Temptation is a film with a message and that message seems to be that straying from either marriage or the church will result in God punishing you with HIV. It reminded me of the type of horror stories that I used to hear when I was younger. These stories were always about some girl disobeying her parents, sneaking out at night, or lying in confession and either dying in a car accident or being forced into prostitution as a result. Interestingly enough, the story’s outrage was never directed towards the other driver or the pimp. The main message of these stories was that these terrible things would never have happened if only the girl hadn’t insisted on doubting authority or thinking for herself.
That seems to be the message of Temptation as well. If only Judith had been content to only have sex in the bedroom. If only Judith had been content to obey her husband and keep going to church. Instead, she had to wonder what it would be like to have sex in the kitchen and she just had to stop giving praise to the Lord. As a result of trusting the wrong man, both she and Melinda get HIV. Meanwhile, Brice is allowed to find love with a new, church-going woman.
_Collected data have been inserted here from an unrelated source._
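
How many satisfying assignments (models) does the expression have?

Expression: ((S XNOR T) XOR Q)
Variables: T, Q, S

Satisfying assignments: (0,0,0), (0,1,1), (1,0,1), (1,1,0)
Count: 4 out of 8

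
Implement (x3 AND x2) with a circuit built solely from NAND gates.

((x3 NAND x2) NAND (x3 NAND x2))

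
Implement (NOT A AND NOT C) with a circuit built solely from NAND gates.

(((A NAND A) NAND (C NAND C)) NAND ((A NAND A) NAND (C NAND C)))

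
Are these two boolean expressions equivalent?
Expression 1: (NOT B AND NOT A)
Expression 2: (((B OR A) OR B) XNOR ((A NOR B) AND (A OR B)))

Yes, they are equivalent — the two output columns agree on all 4 assignments:
B | A | Expression 1 | Expression 2
-----------------------------------
0 | 0 | 1 | 1
0 | 1 | 0 | 0
1 | 0 | 0 | 0
1 | 1 | 0 | 0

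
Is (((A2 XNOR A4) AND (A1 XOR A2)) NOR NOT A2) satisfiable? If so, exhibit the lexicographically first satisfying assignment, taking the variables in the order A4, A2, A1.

A4=0, A2=1, A1=0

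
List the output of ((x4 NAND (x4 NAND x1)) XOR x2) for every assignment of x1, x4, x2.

x1 | x4 | x2 | Output
---------------------
0 | 0 | 0 | 1
0 | 0 | 1 | 0
0 | 1 | 0 | 0
0 | 1 | 1 | 1
1 | 0 | 0 | 1
1 | 0 | 1 | 0
1 | 1 | 0 | 1
1 | 1 | 1 | 0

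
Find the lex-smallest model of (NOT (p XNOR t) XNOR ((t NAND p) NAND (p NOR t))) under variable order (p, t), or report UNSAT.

p=0, t=0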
The film ends with sadder but finally wiser Judith going to church with her mother and the obvious message is that HIV was God’s way of reminding Judith not to stray in the future.
In some ways, Tyler Perry is lucky that Temptation is such an inept film because, otherwise, it would seriously be one of the most offensive films ever made.
However, it is such an inept, predictable, melodramatic, and overwritten film that, much like with The Room, Temptation almost becomes a work of outsider art. You watch fascinated that anyone could possibly share this film’s worldview. I recently caught a midnight showing of the Room and it was a lot of fun. I threw spoons across the theater and yelled at the screen. I have a feeling that, within the next few years, Tyler Perry’s Temptation will start to show up on the midnight circuit.
Hopefully, when it does, Evelyn and I will be able to catch a showing and join in with the entire audience as we shout, at the screen, “Girl, that man’s no good for you!”